In a column in today's issue of Yale Daily News, junior Will Portman writes about his coming out process, the one that led to his father, Sen. Rob Portman of Ohio, becoming the only Republican in the senate to openly support same-sex marriage. The younger Portman's column, titled simply "Coming Out," is clear and concise and makes him seem like a thoughtful kid, though it raises more questions about how his father sought to publicly portray this ideological shift.

Of course what happened within the Portman family was, like any family matter, likely complicated, and Will gives us a sense of that. But Rob's simpler version of events — his son came out, he changed his mind — still looks like political expediency. Will writes in the YDN: "We had decided that my dad would talk about having a gay son if he were to change his position on marriage equality. It would be the only honest way to explain his change of heart." Portman came out to his parents in early 2011 while a freshman at Yale, sending them a letter after trying and failing to tell them in person. To hear Will Portman tell it, both his mother and father were immediately supportive, though admittedly surprised and full of questions. Again, that was in early 2011. In May of that year a sizable portion of Michigan's graduating law class walked out of their commencement, where Rob Portman was a speaker, to protest his opposition to same-sex marriage. Yet he did not come out in support of gay marriage until almost two years later. So was his silence an effort to not publicly out his son? Why couldn't he support same sex marriage and leave his kid's name out of it, if that was the concern?
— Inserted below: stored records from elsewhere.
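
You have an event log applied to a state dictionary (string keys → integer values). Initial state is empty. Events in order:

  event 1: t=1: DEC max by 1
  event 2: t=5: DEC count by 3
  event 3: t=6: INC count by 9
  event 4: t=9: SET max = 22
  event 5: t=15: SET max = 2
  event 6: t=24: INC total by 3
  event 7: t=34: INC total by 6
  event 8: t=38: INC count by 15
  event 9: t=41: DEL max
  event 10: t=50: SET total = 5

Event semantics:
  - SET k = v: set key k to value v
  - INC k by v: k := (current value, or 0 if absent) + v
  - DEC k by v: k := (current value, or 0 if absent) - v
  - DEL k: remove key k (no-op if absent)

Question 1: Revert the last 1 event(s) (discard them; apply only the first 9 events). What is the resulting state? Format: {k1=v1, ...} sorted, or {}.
Answer: {count=21, total=9}

Derivation:
Keep first 9 events (discard last 1):
  after event 1 (t=1: DEC max by 1): {max=-1}
  after event 2 (t=5: DEC count by 3): {count=-3, max=-1}
  after event 3 (t=6: INC count by 9): {count=6, max=-1}
  after event 4 (t=9: SET max = 22): {count=6, max=22}
  after event 5 (t=15: SET max = 2): {count=6, max=2}
  after event 6 (t=24: INC total by 3): {count=6, max=2, total=3}
  after event 7 (t=34: INC total by 6): {count=6, max=2, total=9}
  after event 8 (t=38: INC count by 15): {count=21, max=2, total=9}
  after event 9 (t=41: DEL max): {count=21, total=9}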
In the intervening two years, Portman was also on the shortlist of potential Romney running mates, and, according to Will, told the Romney campaign "that he and my mom were supportive and proud of their son, and that we’d be open about it on the campaign trail," but it's unclear if "supportive" means vocally supporting marriage equality or what. If yes, that could have cost him the ticket. That possibility casts Portman's March announcement in a more cynical light.

Of course Romney passed over Portman for another popular Midwestern politician, Rep. Paul Ryan, but Portman did not appear to have any objections campaigning for other politicians who opposed marriage equality. According to the AP's account of a campaign stop on behalf of Brad Wenstrup, a Republican running for Portman's old congressional seat, a voter at the Olde Wayside Inn had this to say of Barack Obama's recent endorsement of gay marriage: "[Issue] No. 1 for me is the morals of this country. … [Obama] just lost this county. There's no way." The candidate assured the crowd that he agreed with the voter, while Portman tried to steer the conversation away from the issue. "I don't think it's going to be an issue in this election, compared to jobs," Portman told The Associated Press's Dan Sewell. "I mean, what people care about is how are we going to turn this economy around and what do you do with these record debts and deficits." 

The younger Portman's essay doesn't disprove that his politician father is not a calculating politician, nor did he set out to. But it does remind me that, obviously, we don't know the inner workings of a family we've never met. And of course there is nuance working in everyone's heart. No matter the means necessary, it's undeniably a good thing to have a high-profile Republican senator on the right side of things, even if it's a solitary issue. We can all theorize that Portman and Claire McCaskill are simply rushing in just under the wire, perhaps sensing that this week's Supreme Court decisions will strike down DOMA and Prop 8. But ultimately I suppose distrusting their motivations is not the most productive thing. And it does sound as though Sen. Portman is good to his son, which hopefully means that in the future he'll more consistently be good to others.

As I wrote earlier, Sen. Portman's policy reversal, while ultimately a positive development for the equality movement, doesn't absolve him of the positions he once held and the stances he tacitly or directly supported; particularly voting for a Constitutional amendment banning same-sex marriage and supporting a bill outlawing gay adoption. Of course his opinions are allowed to change, but that they did only when the issue concerned someone close to him speaks to a failure of broader compassion. It's an unideal conversion, though I know we should be happy for it nonetheless.